A dutiful butler might make note of these moments, perhaps alert her mother that Penelope's forgetfulness was most concerning, but Briarly never did. Even on those nights when Penelope stayed awake, shaking in her bed, thinking he'd finally tell her mother all, she'd always come down to breakfast to find the same blissful ignorance of her doings that she'd come to depend upon.

Penelope was positive that Briarly knew all, including where the sudden windfalls that benefited the Featherington family came from. If nothing else, the day when he'd chased her halfway down the street with a previously rolled-up Whistledown draft that had fallen from her pocket might have tipped him off. It become quite unraveled, after all, and much too visible by the time he handed it off. But she also suspected that, as those same windfalls kept him employed, he wouldn't ask too many questions.

Briarly might very well be the best keeper of secrets in all of London.

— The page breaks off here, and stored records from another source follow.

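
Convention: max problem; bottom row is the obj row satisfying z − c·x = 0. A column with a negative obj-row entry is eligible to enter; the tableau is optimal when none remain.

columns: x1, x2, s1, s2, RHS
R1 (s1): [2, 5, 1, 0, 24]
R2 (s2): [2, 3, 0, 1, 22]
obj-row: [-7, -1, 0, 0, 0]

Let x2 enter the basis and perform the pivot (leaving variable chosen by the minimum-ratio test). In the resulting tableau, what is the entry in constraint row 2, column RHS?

Ratio test on column x2 — row 1: 24/5 = 24/5; row 2: 22/3 = 22/3. Minimum is 24/5 at row 1 (s1 leaves); pivot element 5.
Divide row 1 by 5; eliminate column x2 from the other rows.
Row 2 update in column RHS: 22 − 3·(24/5) = 38/5.

38/5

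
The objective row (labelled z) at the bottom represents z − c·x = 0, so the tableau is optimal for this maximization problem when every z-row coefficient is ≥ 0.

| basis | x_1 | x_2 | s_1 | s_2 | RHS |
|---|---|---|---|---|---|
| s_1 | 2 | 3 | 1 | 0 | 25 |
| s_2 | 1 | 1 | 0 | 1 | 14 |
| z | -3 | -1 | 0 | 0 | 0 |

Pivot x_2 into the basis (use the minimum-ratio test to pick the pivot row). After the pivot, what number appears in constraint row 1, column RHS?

25/3

Ratio test on column x_2 — row 1: 25/3 = 25/3; row 2: 14/1 = 14. Minimum is 25/3 at row 1 (s_1 leaves); pivot element 3.
Divide row 1 by 3; eliminate column x_2 from the other rows.
In the new row 1, the RHS entry is the old entry divided by the pivot: 25/3 = 25/3.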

She'd once thought that title should belong to her, with all her years of hiding so successfully, but she'd slipped yesterday.

If she'd not been so set upon her mission to discredit Cressida, she might have looked more carefully in both directions before stepping into her hired hack. Such precautions had saved her in the past, when she'd found her mother, her sister, or Eloise in the vicinity.

She might have noticed Colin watching her, if she'd thought to look for it. But how could she? She'd so long thought herself invisible to the other sex, so much that the only warning signs she looked for on Mount Street involved bonnets. Even Briarly, on the rare times he seemed to see her stepping into a hack, quickly turned away, bless him.

But Whistledown wasn't the secret she needed kept today. And she worried that this secret would be beyond Briarly. He'd made a show of pretending he didn't see her mussed hair and her breathless state, but his eyes were always far too knowing. She must know what he'd witnessed yesterday!

"Yesterday?" he echoed, seeming to search his mind after she cornered him in the butler's pantry. "I saw nothing untoward when you returned from your... outing."

She let out a kept breath. "I'm so relieved. You see, Mr. Bridgerton was only... Well, he was..."

"I thought it very kind of him to take you home," he said when her words failed her.